A 2019 paper in the journal Global Policy examined the political connections of the IHME, and noted the “growing conflict between the expertise and norms of national and intergovernmental statistical production on the one hand, and the distinct epistemologies and logics of new non-state data actors. … In the world of development, as indeed in other realms, measurement is never an innocent matter where as it were, the facts speak for themselves.” With significant foresight, the paper notes that “measures…are contested matters because they are linked with…the outcomes [institutions] aspire to.”

Such statements are further borne out with a closer look at the study itself. While the estimated number of dead, for instance, is given as a 95 percent chance of being between 38,242 and 162,106, the estimations themselves are based on mathematical sophistry.

Here are the central unsupported assumptions of the IHME forecast:

  • That the “curve” of deaths, its early exponential rise, its inflection, and then its leveling out at its end result, is best modeled by the unexamined assumption that the rate at which the death rate first rises is precisely the same as the rate at which it later falls off—and that it will fall off—in each modeled state.
  • That the death rate rises, inflects, and falls in the same way that it did in Wuhan, with the same political decisions being made—isolating individuals within their homes, etc.—at the same “thresholds” of deaths. From this they conclude that peak daily deaths will occur 27 days after the implementation of social distancing. There is no analysis of the differences in the Chinese response, which involved a massive effort to test and trace contacts of the infected as well as the harshly enforced quarantine of nearly 60 million people.
  • That the profound difference in approach between China and the US (and indeed, the major Western governments) is of little significance, that tracing the contacts of each case, testing and quarantining them either is not a defining epidemiological choice, or will “naturally” happen as thresholds are reached. The word “tracing” never occurs in the report, and testing is only mentioned to justify the use of death rates as the basis of modeling, not to critique the model as a whole.

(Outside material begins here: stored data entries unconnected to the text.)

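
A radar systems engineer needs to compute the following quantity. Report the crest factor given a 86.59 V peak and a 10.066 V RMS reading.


Crest factor is the ratio of peak to RMS:
CF = V_peak / V_rms
   = 86.59 / 10.066
   = 8.6022

8.6022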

The authors then conclude that if they are wrong, a major reason will be the “question of adherence to social distancing mandates,” whether “it is fundamentally different in the US compared to Wuhan.” In other words, if they’re wrong, it’s because the American working class isn’t obeying, not because the measures taken are inadequate.

None of these assumptions survive a comparison with the reality of the European countries’ experience: Italy and Spain, which belatedly took heroic measures of isolation, have perhaps stabilized daily new cases, which continue at around 5,000 and 7,000 a day, respectively, but without widespread testing and tracing, have not demonstrated that this is adequate to begin a sustained drop in cases. It is too early to tell whether Germany, France and the UK have stabilized a growth in new cases with their measures to date. In any event, none shows the symmetric rapid “Wuhan-like” decline that marked the template to which US states are supposedly being fitted.

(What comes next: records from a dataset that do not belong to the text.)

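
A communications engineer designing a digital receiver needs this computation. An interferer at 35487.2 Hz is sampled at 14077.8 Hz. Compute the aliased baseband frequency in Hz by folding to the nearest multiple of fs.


Compute the nearest integer multiple of fs to the signal:
n = round(35487.2 / 14077.8) = 3
f_alias = |35487.2 - 3 * 14077.8|
        = |35487.2 - 42233.4|
        = 6746.2 Hz

6746.2


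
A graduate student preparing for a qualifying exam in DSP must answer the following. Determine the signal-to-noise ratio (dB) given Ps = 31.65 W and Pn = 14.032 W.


SNR in decibels:
SNR = 10 * log10(Ps / Pn)
    = 10 * log10(31.65 / 14.032)
    = 10 * log10(2.2556)
    = 10 * 0.3533
    = 3.53 dB

3.53 dB


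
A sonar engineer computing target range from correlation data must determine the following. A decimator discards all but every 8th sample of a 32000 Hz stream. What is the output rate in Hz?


Decimation reduces the sample rate:
fs_out = fs_in / M
       = 32000 / 8
       = 4000.0 Hz

4000.0 Hz


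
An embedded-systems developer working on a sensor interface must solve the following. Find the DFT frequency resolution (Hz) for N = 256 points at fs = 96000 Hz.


DFT frequency resolution:
df = fs / N
   = 96000 / 256
   = 375.0 Hz

375.0 Hz


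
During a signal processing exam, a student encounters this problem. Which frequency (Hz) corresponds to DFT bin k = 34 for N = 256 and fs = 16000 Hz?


Frequency of DFT bin k:
f_k = k * fs / N
    = 34 * 16000 / 256
    = 544000 / 256
    = 2125.0 Hz

2125.0 Hz


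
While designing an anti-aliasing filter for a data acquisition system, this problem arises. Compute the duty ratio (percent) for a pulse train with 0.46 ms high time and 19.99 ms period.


Duty cycle as a percentage:
DC = (t_on / T) * 100
   = (0.46 / 19.99) * 100
   = 0.023012 * 100
   = 2.3 %

2.3 %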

Nor, it must be mentioned, does the experience of New York City, Detroit, Seattle or New Orleans match the model. In each of these major metropolitan areas within the US, hospital systems are already disintegrating under the pressure of tens of thousands of cases. Even the IHME’s estimate of 84,000 deaths implies (at a 1 percent fatality rate) about 8.4 million cases nationally, a situation during which medical care in the US would essentially collapse.

The IHME report also does not address the fact that without testing and tracing, taken to the point of containment and then maintained, social isolation and major industrial closures must be maintained essentially indefinitely. Only one of two things would permit these to be relaxed long-term without exponential growth: widespread vaccination or an immunity purchased by near-universal infection—at immense cost in human life.

Workers must be on their guard. As the coronavirus crisis intensifies, more supposedly scientific studies will emerge attempting to justify a back-to-work order, claiming that the danger has passed.